Le Tuan Binh keeps his Moroccan soldier father’s tombstone at his village home north of Hanoi, a treasured reminder of a man whose community in Vietnam has been largely forgotten.
Mzid Ben Ali, or “Mohammed” as Binh calls him, was one of tens of thousands of North Africans who served in the French army as it battled to maintain its colonial rule of Indochina.
He fought for France against the Viet Minh independence movement in the 1950s, before leaving the military — as either a defector or a captive — and making a life for himself in Vietnam.
Photo: AFP
“It’s very emotional for me,” said Binh, 64, holding the tombstone.
There was no funeral when his father died in 1968, as the war with the US was in full swing, and his body has since disappeared, but Binh has kept the stone slab, engraved with his father’s nationality: “Moroccan.”

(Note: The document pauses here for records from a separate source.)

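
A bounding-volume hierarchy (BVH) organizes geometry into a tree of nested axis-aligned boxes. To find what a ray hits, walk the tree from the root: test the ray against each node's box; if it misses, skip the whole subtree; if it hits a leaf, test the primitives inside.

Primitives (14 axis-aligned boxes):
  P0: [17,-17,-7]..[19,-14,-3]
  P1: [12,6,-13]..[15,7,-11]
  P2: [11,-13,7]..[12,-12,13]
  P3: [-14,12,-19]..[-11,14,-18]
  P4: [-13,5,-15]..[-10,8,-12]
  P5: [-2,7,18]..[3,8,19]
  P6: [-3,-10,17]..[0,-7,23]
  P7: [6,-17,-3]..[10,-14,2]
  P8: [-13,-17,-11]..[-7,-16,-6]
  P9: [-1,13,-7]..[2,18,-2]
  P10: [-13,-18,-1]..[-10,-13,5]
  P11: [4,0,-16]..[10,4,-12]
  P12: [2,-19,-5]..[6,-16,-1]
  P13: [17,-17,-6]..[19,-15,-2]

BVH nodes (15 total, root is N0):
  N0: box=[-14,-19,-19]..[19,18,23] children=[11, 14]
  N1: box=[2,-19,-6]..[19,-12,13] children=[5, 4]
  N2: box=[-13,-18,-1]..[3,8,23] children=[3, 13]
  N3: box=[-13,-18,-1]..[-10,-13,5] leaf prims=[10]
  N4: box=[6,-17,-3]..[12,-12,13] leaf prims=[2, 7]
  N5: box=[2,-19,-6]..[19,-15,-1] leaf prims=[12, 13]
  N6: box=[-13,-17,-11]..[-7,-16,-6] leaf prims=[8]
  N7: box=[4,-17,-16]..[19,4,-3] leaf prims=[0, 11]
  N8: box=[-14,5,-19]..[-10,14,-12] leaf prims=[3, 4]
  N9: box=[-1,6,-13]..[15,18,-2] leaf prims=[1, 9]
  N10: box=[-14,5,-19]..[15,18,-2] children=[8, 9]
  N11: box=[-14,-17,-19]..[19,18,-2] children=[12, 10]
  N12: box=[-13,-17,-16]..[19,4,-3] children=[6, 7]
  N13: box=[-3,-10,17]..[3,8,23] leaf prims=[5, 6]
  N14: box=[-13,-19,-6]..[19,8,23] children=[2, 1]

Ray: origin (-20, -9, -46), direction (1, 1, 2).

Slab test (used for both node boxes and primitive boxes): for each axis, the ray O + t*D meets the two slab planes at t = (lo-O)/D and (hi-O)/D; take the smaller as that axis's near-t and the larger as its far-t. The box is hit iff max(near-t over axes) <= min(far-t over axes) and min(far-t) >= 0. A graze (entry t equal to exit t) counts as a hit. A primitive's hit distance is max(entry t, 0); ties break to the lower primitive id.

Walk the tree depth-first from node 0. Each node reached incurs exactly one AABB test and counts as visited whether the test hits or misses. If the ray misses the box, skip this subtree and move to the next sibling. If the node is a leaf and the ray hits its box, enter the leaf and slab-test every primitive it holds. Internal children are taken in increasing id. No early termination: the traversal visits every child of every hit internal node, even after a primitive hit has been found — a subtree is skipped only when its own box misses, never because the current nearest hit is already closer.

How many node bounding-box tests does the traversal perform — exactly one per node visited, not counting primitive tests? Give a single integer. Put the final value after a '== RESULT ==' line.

Trace the traversal:
N0 x:[6,39] y:[-10,27] z:[27/2,69/2] -> hit [27/2,27], descend [11, 14]
  N11 x:[6,39] y:[-8,27] z:[27/2,22] -> hit [27/2,22], descend [10, 12]
    N10 x:[6,35] y:[14,27] z:[27/2,22] -> hit [14,22], descend [8, 9]
      N8 x:[6,10] y:[14,23] z:[27/2,17] -> miss, prune
      N9 x:[19,35] y:[15,27] z:[33/2,22] -> hit [19,22] leaf, test {P1(miss), P9@t=22}
    N12 x:[7,39] y:[-8,13] z:[15,43/2] -> miss, prune
  N14 x:[7,39] y:[-10,17] z:[20,69/2] -> miss, prune

Summary -> nodes [0, 11, 10, 8, 9, 12, 14]; box-tests=7; leaf-entries=1; first=P9

== RESULT ==
7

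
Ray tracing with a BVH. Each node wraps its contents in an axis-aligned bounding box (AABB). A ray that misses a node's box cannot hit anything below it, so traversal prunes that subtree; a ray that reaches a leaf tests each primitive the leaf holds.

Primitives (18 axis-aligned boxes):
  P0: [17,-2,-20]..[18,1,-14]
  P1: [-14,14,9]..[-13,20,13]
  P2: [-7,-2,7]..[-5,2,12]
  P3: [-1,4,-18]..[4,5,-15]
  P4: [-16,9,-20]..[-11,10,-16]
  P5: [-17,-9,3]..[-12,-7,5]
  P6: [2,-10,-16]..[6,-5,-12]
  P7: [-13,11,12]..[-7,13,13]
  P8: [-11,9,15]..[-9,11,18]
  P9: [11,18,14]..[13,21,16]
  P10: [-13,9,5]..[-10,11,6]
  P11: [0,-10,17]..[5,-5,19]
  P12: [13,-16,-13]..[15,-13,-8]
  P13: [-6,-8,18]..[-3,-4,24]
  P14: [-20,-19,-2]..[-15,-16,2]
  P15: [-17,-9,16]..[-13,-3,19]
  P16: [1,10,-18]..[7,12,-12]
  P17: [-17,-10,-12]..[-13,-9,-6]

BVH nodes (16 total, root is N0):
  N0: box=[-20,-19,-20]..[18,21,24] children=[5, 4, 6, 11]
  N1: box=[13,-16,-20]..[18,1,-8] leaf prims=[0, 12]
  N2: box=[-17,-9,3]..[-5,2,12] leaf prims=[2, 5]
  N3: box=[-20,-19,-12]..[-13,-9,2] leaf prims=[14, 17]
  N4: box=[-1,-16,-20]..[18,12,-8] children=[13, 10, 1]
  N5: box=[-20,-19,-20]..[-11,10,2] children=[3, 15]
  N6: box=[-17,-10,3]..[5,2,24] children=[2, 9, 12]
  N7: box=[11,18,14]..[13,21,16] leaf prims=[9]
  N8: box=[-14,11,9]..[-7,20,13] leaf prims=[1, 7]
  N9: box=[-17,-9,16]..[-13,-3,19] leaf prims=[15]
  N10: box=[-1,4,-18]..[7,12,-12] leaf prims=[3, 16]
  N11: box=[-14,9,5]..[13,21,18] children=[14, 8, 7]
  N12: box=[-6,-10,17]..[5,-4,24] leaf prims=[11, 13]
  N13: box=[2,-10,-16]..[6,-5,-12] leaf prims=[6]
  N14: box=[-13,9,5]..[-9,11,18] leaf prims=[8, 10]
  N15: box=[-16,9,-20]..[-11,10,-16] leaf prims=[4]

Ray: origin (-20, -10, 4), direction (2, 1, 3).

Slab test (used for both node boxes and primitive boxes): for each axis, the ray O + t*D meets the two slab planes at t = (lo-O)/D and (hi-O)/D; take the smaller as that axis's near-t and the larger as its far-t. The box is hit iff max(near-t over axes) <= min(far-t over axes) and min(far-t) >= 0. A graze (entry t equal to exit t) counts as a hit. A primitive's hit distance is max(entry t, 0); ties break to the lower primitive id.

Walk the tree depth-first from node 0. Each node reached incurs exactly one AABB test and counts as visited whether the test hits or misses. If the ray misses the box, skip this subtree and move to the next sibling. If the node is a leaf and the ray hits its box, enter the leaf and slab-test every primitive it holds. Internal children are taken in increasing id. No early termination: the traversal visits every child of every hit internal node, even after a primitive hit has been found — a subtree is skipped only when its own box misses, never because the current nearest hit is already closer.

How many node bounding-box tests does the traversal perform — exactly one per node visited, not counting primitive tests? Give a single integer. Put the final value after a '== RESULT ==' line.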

From 1947 to 1954, more than 120,000 North Africans served in the French army in Indochina. Half were from Morocco — which was then a protectorate of France — and of those, about 150 remained in Vietnam after the armistice in 1954, either as defectors or prisoners, including Binh’s father. His story offers a little-known perspective on the First Indochina War as Vietnam and France prepare to commemorate the 70th anniversary of the Battle of Dien Bien Phu on May 7.
The bloody eight-week struggle in the country’s northwestern hills — won decisively by the Viet Minh — was the climactic confrontation that ultimately brought an end to the French empire in Indochina.
In France, “the history of heroism at Dien Bien Phu was for a long time the preserve of white people, who represented the majority of commanders,” said Pierre Journoud, professor of contemporary history at Paul Valery-Montpellier University.
“But after 1947, the war effort relied on colonial riflemen, and they represented the majority of troops,” he said. “We’ve lost part of their story.”
At his home in the northern province of Phu Tho, 80km northwest of Hanoi, Binh makes a pot of black tea spiked with mint leaves from his garden — “Moroccan style, but without the sugar,” he jokes.
In the village, he is nicknamed “the foreigner,” but those close to him call him Ali, the name given to him by his father. The war with the US and economic development have dispersed the Moroccan-Vietnamese families who lived in the country several decades ago.
Some returned to Morocco in the 1970s, but Binh wanted to stay with his Vietnamese mother and two brothers, Boujamaa and Abdallah.
Vietnamese propaganda presented foreign deserters as pioneers in the struggle of oppressed peoples against imperialism, but French researchers say that their motives were usually linked to better pay or fear of punishment for misconduct.
After 1954, Hanoi said about 300 “African and European surrendered soldiers” settled in a farming village in the Ba Vi district, about 50km from Hanoi.
It was in Ba Vi that Binh’s father met his Vietnamese wife and Binh was born in 1959. The farm was dismantled in the 1970s, during the tumult of the war against the US, but today, a Moorish-inspired gateway remains, built by Moroccan workers as a tribute to their country of origin.
The monument stands in the garden of a family that welcomes a handful of visitors every month, and who have ensured its survival over the years.
Binh has struggled for recognition of his past for many years. In 2016, he finally obtained a Moroccan passport, as did his two children, born to a Vietnamese mother, under a surname chosen by the embassy: El Mekki.
His daughter Leila, aged 36, now lives in Casablanca, but Binh has never set foot in Morocco.
“Now I’m too old. I gave the opportunity to my daughter,” he said. “I’m happy now that some of my dreams have come true.”